Je sais pas. Si c’est un préjugé, ça ne m’affecte pas. Il y avait juste un temps une idée un peu fausse sur ma personne plus que sur mon écriture, que j’ai vue revenir dans deux, trois articles, où il était dit que j’étais un jeune bourgeois. Et qu’il était très probable que ma vie avait été bourgeoise. Et ça, cela m’a un petit peu heurté parce que c’est pas du tout le cas. Et donc je pense aussi que Passeport était une sorte de réponse, mais pas uniquement, et m’a permis de mettre les points sur les i avec le fait que j’étais clairement de gauche.
Le Magduciné – Votre lieu ou outil intime pour ne jamais être dans l’ennui ?
Un lieu, non. C’est au contraire de se laisser porter. On va dire que je vais jamais dire non à une aventure, à partir du moment où cette aventure reste dans les limites de la sécurité, de la légalité. Je serai toujours partant pour essayer quelque chose de nouveau et pour aller vers du nouveau, un nouveau pays, de nouvelles cultures, rencontrer quelqu’un. J’aurai envie de comprendre quelle est son histoire, qu’est-ce qui s’est passé. Et c’est cette soif permanente de nouveauté qui aussi me fait contrer l’ennui.
Le Magduciné – Où avez-vous la sensation d’être le plus authentique ?
Avec mes amis.
Le Magduciné – Quelle vertu placez-vous au-delà de la franchise et de la vérité ?
Je dirais la curiosité ou l’altruisme.
Le Magduciné – La vie : un compromis permanent ou une intransigeance perpétuelle ?
Je dis souvent qu’il n’y a pas de succès sans compromis. Je pense que lorsqu’on veut avancer, on est obligé de faire des compromis. Il y a toujours des compromis dans la vie, mais ce n’est pas quelque chose qui doit être une souffrance. Ça fait partie du jeu de l’existence. Et cela dépend de ce qu’on veut obtenir et où l’on veut aller. Si on veut aller de l’avant, il faut être capable de compromis.
Le Magduciné – Comment imaginez-vous votre vie si, au lieu de gagner des Molières et faire exister vos pièces, vous aviez perdu ?

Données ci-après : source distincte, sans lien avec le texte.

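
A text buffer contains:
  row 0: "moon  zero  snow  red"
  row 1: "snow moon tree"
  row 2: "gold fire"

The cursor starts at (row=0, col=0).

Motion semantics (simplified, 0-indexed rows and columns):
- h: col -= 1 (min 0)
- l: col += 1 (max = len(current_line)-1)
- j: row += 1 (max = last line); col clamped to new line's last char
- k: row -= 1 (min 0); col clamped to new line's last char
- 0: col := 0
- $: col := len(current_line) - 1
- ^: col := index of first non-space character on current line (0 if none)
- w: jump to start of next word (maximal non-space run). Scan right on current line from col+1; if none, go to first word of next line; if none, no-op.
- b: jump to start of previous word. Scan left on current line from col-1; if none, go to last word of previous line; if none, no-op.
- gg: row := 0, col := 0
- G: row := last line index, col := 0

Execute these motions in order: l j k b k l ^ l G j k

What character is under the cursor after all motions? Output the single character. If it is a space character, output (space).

Answer: s

Derivation:
After 1 (l): row=0 col=1 char='o'
After 2 (j): row=1 col=1 char='n'
After 3 (k): row=0 col=1 char='o'
After 4 (b): row=0 col=0 char='m'
After 5 (k): row=0 col=0 char='m'
After 6 (l): row=0 col=1 char='o'
After 7 (^): row=0 col=0 char='m'
After 8 (l): row=0 col=1 char='o'
After 9 (G): row=2 col=0 char='g'
After 10 (j): row=2 col=0 char='g'
After 11 (k): row=1 col=0 char='s'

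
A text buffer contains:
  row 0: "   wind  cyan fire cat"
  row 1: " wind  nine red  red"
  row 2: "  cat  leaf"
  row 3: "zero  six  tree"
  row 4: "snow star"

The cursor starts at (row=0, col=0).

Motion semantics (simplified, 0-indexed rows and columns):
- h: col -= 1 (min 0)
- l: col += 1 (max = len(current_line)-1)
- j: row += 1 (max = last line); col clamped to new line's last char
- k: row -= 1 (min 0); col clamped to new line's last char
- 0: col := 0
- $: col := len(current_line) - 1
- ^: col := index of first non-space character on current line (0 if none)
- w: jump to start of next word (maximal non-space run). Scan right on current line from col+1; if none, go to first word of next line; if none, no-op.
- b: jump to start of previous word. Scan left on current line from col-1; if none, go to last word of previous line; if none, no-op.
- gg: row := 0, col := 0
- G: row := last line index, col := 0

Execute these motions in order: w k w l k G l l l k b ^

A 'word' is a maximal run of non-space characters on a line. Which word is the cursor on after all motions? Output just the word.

Answer: zero

Derivation:
After 1 (w): row=0 col=3 char='w'
After 2 (k): row=0 col=3 char='w'
After 3 (w): row=0 col=9 char='c'
After 4 (l): row=0 col=10 char='y'
After 5 (k): row=0 col=10 char='y'
After 6 (G): row=4 col=0 char='s'
After 7 (l): row=4 col=1 char='n'
After 8 (l): row=4 col=2 char='o'
After 9 (l): row=4 col=3 char='w'
After 10 (k): row=3 col=3 char='o'
After 11 (b): row=3 col=0 char='z'
After 12 (^): row=3 col=0 char='z'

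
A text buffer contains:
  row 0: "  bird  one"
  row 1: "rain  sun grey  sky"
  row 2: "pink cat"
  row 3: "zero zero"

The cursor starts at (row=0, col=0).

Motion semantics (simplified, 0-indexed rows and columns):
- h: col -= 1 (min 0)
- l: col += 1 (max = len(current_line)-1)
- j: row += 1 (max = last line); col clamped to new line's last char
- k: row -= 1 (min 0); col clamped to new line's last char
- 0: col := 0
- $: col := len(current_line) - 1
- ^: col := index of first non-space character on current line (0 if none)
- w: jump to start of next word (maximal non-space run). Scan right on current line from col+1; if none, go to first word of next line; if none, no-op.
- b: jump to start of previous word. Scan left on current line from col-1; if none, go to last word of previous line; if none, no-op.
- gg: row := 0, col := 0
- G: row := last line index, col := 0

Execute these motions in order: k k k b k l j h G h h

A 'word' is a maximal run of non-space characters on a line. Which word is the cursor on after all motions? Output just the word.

Answer: zero

Derivation:
After 1 (k): row=0 col=0 char='_'
After 2 (k): row=0 col=0 char='_'
After 3 (k): row=0 col=0 char='_'
After 4 (b): row=0 col=0 char='_'
After 5 (k): row=0 col=0 char='_'
After 6 (l): row=0 col=1 char='_'
After 7 (j): row=1 col=1 char='a'
After 8 (h): row=1 col=0 char='r'
After 9 (G): row=3 col=0 char='z'
After 10 (h): row=3 col=0 char='z'
After 11 (h): row=3 col=0 char='z'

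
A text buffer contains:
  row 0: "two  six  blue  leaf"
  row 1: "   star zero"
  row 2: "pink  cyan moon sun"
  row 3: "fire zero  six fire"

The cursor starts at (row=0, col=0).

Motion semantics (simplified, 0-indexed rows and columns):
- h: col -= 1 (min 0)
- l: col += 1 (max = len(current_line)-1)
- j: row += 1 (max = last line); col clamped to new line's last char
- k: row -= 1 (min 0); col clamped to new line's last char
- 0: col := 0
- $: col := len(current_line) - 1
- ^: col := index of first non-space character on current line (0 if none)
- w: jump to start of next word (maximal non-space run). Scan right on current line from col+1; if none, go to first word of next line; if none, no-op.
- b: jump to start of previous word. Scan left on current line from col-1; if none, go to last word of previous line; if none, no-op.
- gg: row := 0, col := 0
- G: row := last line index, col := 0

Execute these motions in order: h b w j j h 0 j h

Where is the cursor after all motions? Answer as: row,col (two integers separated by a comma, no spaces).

After 1 (h): row=0 col=0 char='t'
After 2 (b): row=0 col=0 char='t'
After 3 (w): row=0 col=5 char='s'
After 4 (j): row=1 col=5 char='a'
After 5 (j): row=2 col=5 char='_'
After 6 (h): row=2 col=4 char='_'
After 7 (0): row=2 col=0 char='p'
After 8 (j): row=3 col=0 char='f'
After 9 (h): row=3 col=0 char='f'

Answer: 3,0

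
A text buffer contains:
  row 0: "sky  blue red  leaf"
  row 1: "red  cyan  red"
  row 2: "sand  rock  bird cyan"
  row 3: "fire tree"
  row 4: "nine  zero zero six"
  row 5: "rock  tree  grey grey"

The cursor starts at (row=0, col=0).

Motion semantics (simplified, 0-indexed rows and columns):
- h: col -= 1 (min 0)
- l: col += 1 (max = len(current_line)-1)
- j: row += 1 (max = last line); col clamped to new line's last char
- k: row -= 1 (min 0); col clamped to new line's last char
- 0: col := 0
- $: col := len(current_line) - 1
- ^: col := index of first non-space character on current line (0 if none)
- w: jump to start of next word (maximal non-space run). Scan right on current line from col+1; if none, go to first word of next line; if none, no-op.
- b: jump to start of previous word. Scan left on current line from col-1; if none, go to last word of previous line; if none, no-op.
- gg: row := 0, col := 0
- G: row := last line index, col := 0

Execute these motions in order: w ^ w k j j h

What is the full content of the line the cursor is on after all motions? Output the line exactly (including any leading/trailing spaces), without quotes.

After 1 (w): row=0 col=5 char='b'
After 2 (^): row=0 col=0 char='s'
After 3 (w): row=0 col=5 char='b'
After 4 (k): row=0 col=5 char='b'
After 5 (j): row=1 col=5 char='c'
After 6 (j): row=2 col=5 char='_'
After 7 (h): row=2 col=4 char='_'

Answer: sand  rock  bird cyan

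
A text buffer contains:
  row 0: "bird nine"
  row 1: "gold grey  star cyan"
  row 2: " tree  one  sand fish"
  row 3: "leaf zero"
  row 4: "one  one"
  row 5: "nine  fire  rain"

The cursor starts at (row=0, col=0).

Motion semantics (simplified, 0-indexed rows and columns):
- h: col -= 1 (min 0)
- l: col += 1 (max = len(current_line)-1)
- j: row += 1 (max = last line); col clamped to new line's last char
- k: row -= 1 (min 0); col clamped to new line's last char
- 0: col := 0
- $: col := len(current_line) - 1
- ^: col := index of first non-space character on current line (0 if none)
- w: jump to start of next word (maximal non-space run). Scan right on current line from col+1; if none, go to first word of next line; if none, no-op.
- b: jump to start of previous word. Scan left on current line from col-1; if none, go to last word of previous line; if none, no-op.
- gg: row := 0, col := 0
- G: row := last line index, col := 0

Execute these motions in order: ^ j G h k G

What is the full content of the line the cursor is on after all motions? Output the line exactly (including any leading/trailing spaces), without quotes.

Answer: nine  fire  rain

Derivation:
After 1 (^): row=0 col=0 char='b'
After 2 (j): row=1 col=0 char='g'
After 3 (G): row=5 col=0 char='n'
After 4 (h): row=5 col=0 char='n'
After 5 (k): row=4 col=0 char='o'
After 6 (G): row=5 col=0 char='n'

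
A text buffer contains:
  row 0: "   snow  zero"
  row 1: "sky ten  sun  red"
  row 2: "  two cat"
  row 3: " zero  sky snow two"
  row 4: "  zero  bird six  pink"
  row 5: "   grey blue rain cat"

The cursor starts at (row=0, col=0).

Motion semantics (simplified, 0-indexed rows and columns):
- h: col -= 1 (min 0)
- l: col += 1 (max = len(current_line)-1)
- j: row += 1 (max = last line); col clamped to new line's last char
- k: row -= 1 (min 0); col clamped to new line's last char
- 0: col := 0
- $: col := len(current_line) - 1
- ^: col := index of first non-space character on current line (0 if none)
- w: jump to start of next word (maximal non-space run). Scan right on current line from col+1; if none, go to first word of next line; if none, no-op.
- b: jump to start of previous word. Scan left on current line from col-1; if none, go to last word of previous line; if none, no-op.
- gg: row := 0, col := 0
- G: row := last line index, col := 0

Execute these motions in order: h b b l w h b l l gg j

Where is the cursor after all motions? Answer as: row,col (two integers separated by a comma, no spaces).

After 1 (h): row=0 col=0 char='_'
After 2 (b): row=0 col=0 char='_'
After 3 (b): row=0 col=0 char='_'
After 4 (l): row=0 col=1 char='_'
After 5 (w): row=0 col=3 char='s'
After 6 (h): row=0 col=2 char='_'
After 7 (b): row=0 col=2 char='_'
After 8 (l): row=0 col=3 char='s'
After 9 (l): row=0 col=4 char='n'
After 10 (gg): row=0 col=0 char='_'
After 11 (j): row=1 col=0 char='s'

Answer: 1,0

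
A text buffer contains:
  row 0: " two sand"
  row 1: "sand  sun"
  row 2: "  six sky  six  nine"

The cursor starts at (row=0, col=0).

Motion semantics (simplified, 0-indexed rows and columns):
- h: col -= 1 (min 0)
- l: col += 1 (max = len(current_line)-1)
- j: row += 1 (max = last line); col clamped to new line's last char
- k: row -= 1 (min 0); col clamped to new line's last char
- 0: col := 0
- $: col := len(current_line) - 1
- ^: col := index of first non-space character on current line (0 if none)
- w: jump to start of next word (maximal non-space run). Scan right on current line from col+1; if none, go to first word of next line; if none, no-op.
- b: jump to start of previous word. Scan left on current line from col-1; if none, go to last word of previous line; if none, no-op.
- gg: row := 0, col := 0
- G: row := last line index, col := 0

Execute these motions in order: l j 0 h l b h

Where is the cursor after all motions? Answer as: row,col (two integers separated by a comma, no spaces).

Answer: 1,0

Derivation:
After 1 (l): row=0 col=1 char='t'
After 2 (j): row=1 col=1 char='a'
After 3 (0): row=1 col=0 char='s'
After 4 (h): row=1 col=0 char='s'
After 5 (l): row=1 col=1 char='a'
After 6 (b): row=1 col=0 char='s'
After 7 (h): row=1 col=0 char='s'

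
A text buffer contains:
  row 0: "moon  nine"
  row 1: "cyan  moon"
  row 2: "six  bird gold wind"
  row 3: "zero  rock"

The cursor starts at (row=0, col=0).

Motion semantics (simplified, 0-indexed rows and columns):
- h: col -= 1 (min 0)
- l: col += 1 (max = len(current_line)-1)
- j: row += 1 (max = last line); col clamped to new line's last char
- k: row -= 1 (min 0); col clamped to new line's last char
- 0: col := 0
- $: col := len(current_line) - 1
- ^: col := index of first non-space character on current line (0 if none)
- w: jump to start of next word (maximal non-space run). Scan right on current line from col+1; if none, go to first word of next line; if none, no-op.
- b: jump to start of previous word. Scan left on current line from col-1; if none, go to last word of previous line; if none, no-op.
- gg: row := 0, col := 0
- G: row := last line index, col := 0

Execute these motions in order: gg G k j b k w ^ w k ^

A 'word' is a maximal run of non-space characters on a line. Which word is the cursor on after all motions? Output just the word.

Answer: cyan

Derivation:
After 1 (gg): row=0 col=0 char='m'
After 2 (G): row=3 col=0 char='z'
After 3 (k): row=2 col=0 char='s'
After 4 (j): row=3 col=0 char='z'
After 5 (b): row=2 col=15 char='w'
After 6 (k): row=1 col=9 char='n'
After 7 (w): row=2 col=0 char='s'
After 8 (^): row=2 col=0 char='s'
After 9 (w): row=2 col=5 char='b'
After 10 (k): row=1 col=5 char='_'
After 11 (^): row=1 col=0 char='c'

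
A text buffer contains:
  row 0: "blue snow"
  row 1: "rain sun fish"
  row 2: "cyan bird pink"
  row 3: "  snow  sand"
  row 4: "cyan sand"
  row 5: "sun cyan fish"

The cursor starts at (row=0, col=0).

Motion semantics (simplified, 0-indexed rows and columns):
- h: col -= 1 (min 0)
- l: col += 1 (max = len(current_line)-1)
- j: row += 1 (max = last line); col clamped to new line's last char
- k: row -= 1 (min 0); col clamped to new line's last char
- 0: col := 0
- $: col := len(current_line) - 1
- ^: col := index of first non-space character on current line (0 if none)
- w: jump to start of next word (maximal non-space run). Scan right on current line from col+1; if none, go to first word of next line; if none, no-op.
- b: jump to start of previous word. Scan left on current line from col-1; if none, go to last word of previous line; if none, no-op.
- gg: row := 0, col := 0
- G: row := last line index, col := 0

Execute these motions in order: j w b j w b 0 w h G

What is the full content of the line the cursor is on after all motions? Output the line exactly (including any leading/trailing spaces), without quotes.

Answer: sun cyan fish

Derivation:
After 1 (j): row=1 col=0 char='r'
After 2 (w): row=1 col=5 char='s'
After 3 (b): row=1 col=0 char='r'
After 4 (j): row=2 col=0 char='c'
After 5 (w): row=2 col=5 char='b'
After 6 (b): row=2 col=0 char='c'
After 7 (0): row=2 col=0 char='c'
After 8 (w): row=2 col=5 char='b'
After 9 (h): row=2 col=4 char='_'
After 10 (G): row=5 col=0 char='s'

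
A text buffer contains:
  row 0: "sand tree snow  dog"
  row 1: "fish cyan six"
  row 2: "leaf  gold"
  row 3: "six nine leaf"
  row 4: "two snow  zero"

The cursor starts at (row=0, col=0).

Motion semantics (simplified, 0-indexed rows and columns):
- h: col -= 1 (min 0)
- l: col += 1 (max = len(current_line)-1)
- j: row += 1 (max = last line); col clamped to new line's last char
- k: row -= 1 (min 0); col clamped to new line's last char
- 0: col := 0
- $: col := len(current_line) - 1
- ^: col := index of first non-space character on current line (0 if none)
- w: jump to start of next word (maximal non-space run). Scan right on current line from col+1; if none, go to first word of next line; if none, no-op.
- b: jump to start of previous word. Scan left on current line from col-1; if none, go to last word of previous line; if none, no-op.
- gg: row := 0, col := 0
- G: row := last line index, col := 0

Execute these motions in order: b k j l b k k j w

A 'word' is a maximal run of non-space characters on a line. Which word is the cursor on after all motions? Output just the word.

After 1 (b): row=0 col=0 char='s'
After 2 (k): row=0 col=0 char='s'
After 3 (j): row=1 col=0 char='f'
After 4 (l): row=1 col=1 char='i'
After 5 (b): row=1 col=0 char='f'
After 6 (k): row=0 col=0 char='s'
After 7 (k): row=0 col=0 char='s'
After 8 (j): row=1 col=0 char='f'
After 9 (w): row=1 col=5 char='c'

Answer: cyan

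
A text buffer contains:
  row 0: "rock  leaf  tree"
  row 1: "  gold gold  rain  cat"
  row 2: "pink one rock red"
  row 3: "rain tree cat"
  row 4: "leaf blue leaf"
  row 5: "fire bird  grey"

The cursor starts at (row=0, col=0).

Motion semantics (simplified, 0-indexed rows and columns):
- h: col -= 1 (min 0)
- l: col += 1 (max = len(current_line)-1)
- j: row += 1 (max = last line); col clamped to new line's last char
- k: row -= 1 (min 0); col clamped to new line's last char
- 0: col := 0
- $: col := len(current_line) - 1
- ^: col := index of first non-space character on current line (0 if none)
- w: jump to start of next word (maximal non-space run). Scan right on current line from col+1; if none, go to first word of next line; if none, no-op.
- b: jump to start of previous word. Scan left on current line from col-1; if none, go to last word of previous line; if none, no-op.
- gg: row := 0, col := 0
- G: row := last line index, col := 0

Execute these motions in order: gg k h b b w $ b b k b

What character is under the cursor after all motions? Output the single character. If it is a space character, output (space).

Answer: r

Derivation:
After 1 (gg): row=0 col=0 char='r'
After 2 (k): row=0 col=0 char='r'
After 3 (h): row=0 col=0 char='r'
After 4 (b): row=0 col=0 char='r'
After 5 (b): row=0 col=0 char='r'
After 6 (w): row=0 col=6 char='l'
After 7 ($): row=0 col=15 char='e'
After 8 (b): row=0 col=12 char='t'
After 9 (b): row=0 col=6 char='l'
After 10 (k): row=0 col=6 char='l'
After 11 (b): row=0 col=0 char='r'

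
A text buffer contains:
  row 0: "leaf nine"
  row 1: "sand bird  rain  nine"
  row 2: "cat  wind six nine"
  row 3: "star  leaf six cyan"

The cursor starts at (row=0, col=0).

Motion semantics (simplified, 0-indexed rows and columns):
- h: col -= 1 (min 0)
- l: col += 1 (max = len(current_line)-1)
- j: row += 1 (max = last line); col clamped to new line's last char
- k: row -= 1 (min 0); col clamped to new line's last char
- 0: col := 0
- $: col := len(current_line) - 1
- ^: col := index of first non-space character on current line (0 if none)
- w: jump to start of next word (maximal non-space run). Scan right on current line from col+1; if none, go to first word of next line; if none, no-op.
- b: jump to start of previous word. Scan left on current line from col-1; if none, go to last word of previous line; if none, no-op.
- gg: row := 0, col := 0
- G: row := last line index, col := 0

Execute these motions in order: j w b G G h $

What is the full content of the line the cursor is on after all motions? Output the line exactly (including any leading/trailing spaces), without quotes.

Answer: star  leaf six cyan

Derivation:
After 1 (j): row=1 col=0 char='s'
After 2 (w): row=1 col=5 char='b'
After 3 (b): row=1 col=0 char='s'
After 4 (G): row=3 col=0 char='s'
After 5 (G): row=3 col=0 char='s'
After 6 (h): row=3 col=0 char='s'
After 7 ($): row=3 col=18 char='n'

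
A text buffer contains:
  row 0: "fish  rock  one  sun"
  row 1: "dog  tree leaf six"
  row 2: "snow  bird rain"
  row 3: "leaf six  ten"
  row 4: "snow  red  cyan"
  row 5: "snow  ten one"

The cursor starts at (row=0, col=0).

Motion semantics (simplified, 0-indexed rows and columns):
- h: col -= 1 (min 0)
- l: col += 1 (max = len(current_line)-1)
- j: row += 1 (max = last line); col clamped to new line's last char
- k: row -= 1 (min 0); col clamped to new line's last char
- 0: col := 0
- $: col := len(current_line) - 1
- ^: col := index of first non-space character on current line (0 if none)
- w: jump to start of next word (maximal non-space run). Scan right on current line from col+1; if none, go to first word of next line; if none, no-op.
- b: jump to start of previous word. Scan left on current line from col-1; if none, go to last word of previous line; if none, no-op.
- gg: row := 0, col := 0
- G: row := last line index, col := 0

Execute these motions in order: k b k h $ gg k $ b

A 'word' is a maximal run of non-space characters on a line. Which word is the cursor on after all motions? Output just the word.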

Une vie sans aucune victoire, c’est un peu difficile. Tout dépend de ce qu’on considère être une victoire et à partir de quel moment on est satisfait. Gagner sa vie, c’est déjà une victoire. Vivre de son art, c’est une victoire. Faire les projets qui nous intéressent, c’est une victoire. Avoir un toit, c’est une victoire. Si j’avais pas eu tous ces Molières, je pense que j’aurais continué d’être comédien, peut-être aurais-je accepté des tournages que je n’ai pas forcément acceptés parce que j’étais en train de monter des trucs ailleurs. Et si je n’avais absolument pas réussi dans ce domaine-là, j’aurais fait quelque chose avec quand même un esprit d’entrepreneur. Il y a en moi une vraie volonté d’entreprendre.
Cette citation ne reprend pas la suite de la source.